Düşsel ve tarihsel karakterler üzerine yazdığı biyografilerinde olduğu kadar öykülerinde de karakterlerini kendine özgü derin, incelikli ruh çözümlemeleriyle betimleyen Zweig'ın bu kitapta buluşturduğumuz iki uzun öyküsü, edebiyat tarihinde Freud'un çözümlediği yapıtlar arasında yer alıyor.
Bu kitabı blogta yorumlayıp yorumlamama arasında gittim geldim çünkü duygularımı iyi ifade edebileceğimden emin değilim. Çoğunluğun aksine Stefan Zweig okumaya Satranç yerine bu kitapla başlamayı tercih ettim. Bir önceki okuma şenliği öykü kategorisine bunu yazmama rağmen okuma fırsatım olmamıştı. Aynı kategori yine karşıma çıkınca yine bunu yazdım ve bu defa öncelik verdim.
Can Yayınları iki öyküyü bir kitapta toplamış ve bize sunmuş.
Bir Kadının Yaşamından 24 Saat ; Olay bir pansiyonda bir grup tatilcinin arasında geçiyor. Pansiyona Fransız, yakışıklı bir gencin yerleşmesiyle sular tersine akmaya başlar. Çünkü genç adam 24 saat sonra ortadan aniden yok olur üstelik bu yok oluş tek başına da değildir.
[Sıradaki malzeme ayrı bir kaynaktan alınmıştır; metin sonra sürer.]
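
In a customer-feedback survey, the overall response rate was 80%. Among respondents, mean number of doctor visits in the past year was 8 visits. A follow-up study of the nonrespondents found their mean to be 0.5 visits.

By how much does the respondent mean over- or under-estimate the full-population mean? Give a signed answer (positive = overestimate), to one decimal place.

Nonresponse fraction = 1 − 0.8 = 0.2.
Bias = (nonresponse fraction) × (respondent mean − nonrespondent mean)
     = 0.2 × (8 − 0.5) = 0.2 × 7.5 = 1.5.

+1.5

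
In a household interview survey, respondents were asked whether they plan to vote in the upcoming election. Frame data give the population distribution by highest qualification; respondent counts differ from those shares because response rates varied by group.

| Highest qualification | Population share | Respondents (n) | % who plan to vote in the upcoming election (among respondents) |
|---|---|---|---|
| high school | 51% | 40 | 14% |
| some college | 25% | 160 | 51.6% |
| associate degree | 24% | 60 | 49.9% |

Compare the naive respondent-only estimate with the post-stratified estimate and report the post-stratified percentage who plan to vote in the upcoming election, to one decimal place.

32.0%

Without adjustment, the pooled respondent share is:
  (40/260)×14 + (160/260)×51.6 + (60/260)×49.9 = 45.4231%
Reweighting by population highest qualification shares:
  0.51×14 + 0.25×51.6 + 0.24×49.9 = 32.016%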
O güne dek ailesi ile, çocukları ile kendi halinde bir kadın olarak gözüken Madame Henriette ile birlikte.
Pansiyon sakinleri, deyim yerindeyse Madem Henriette'yi taşa tutuyor. Büyük bir önyargı ile kadın eleştirilip, aşağılanıyor. Nasıl olur da bir kadın çocuklarını ve kocasını düşünmeden arkasında bırakır ve sadece 24 saattir tanıdığı bir adam ile kaçar? Herkes yargısız infaz ile boğuşurken bir kişi -anlatıcı- onlara karşı çıkar ve Madem Henriette'yi savunur. Ve bu durum Mrs. C. 'nin ilgisini kazanır ve onunla bir şey konuşma, ona bir şeyler anlatmak istediğini söyler. Ve bunda sonra Mrs. C'nin tüm yaşamını esir alan geçmişte yaşadığı bir 24 saate yolculuk yaparız. Sadece bir günün bir insan ömrünü nasıl ve ne derece değiştirdiğini en derinde hissettiriyor yazar.
Başka insanların yüzünde mutluluğun ya da sarsıntının izlerini görmek, içinde korkunç bir hareketsizlik olan benim için cezbediciydi.
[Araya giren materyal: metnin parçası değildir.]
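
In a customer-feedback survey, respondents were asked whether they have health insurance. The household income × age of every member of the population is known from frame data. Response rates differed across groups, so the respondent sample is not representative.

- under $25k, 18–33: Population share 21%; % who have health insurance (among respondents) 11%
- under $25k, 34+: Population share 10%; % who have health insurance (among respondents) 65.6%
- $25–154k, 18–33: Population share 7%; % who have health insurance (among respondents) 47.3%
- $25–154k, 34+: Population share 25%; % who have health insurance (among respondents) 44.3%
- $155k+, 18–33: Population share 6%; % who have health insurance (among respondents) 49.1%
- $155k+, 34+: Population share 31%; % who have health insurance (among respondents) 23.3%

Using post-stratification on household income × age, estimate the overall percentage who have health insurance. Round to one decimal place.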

Bir Yüreğin Ölümü ; Tek amacı ailesini daha iyi yaşatmak olan ve bu amaç uğruna durmadan çalışan bir babanın dramını anlatıyor bu öykü. Öyle ki onlar için her şeyi yapmasına rağmen ailesi tarafından itelenen, cahil ve hor görülen bir adam ile karşı karşıyayız. Hasta olmasına rağmen tedavi yerine sırf ailesinin gönlü olsun diye tatile gitmeyi tercih eden, böylesine fedakar bir adama yapılan ruhsal eziyet karşısında şok uğramamak mümkün değil.
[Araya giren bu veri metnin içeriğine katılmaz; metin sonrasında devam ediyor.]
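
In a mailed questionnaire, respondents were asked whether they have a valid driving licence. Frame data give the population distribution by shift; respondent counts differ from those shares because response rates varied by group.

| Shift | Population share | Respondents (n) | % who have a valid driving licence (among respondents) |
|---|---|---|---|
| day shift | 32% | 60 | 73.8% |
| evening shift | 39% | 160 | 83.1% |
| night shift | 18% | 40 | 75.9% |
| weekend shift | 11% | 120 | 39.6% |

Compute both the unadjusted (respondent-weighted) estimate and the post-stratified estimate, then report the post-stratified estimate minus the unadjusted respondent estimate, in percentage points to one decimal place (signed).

Naive respondent-only estimate (weights = respondent counts):
  (60/380)×73.8 + (160/380)×83.1 + (40/380)×75.9 + (120/380)×39.6 = 67.1368%
Reweighting by population shift shares:
  0.32×73.8 + 0.39×83.1 + 0.18×75.9 + 0.11×39.6 = 74.043%
Difference = 74.043 − 67.1368 = 6.9062 pp.

+6.9 percentage points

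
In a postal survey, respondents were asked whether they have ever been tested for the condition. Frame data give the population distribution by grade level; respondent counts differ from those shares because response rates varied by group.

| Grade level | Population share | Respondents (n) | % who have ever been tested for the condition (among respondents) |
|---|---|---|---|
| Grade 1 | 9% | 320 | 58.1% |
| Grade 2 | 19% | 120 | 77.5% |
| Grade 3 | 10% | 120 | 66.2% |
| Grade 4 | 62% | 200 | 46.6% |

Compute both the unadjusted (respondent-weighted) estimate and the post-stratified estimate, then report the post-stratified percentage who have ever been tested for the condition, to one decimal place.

55.5%

Unadjusted (pooled respondent) estimate weights by respondent counts:
  (320/760)×58.1 + (120/760)×77.5 + (120/760)×66.2 + (200/760)×46.6 = 59.4158%
Post-stratifying to population shares instead:
  0.09×58.1 + 0.19×77.5 + 0.1×66.2 + 0.62×46.6 = 55.466%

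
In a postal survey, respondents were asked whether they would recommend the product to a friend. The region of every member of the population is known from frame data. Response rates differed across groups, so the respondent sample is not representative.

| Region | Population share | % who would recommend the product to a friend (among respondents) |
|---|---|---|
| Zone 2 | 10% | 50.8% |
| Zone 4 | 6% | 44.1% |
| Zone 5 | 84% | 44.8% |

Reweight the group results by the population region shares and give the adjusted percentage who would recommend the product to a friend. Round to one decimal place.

45.4%

Reweight to the known region distribution:
  Zone 2: 0.1 × 50.8 = 5.08
  Zone 4: 0.06 × 44.1 = 2.646
  Zone 5: 0.84 × 44.8 = 37.632
Post-stratified estimate = 45.358 → 45.4%.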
Gittikleri yerde karşılaştığı olaylar sonucunda adam artık her şeyin farkına varır. Bir gün yapayalnız öleceğini ve yanında kimsenin olmayacağını farkeder. Daha da acısı kendisi için tek bir gün bile yaşamadığını farkeder. Hep başkaları için yaşamış ve tüketmiştir ömrünü ve bu onu bitirir. İçinde bir şeylerin öldüğünü anlar, yüreğinin öldüğünü..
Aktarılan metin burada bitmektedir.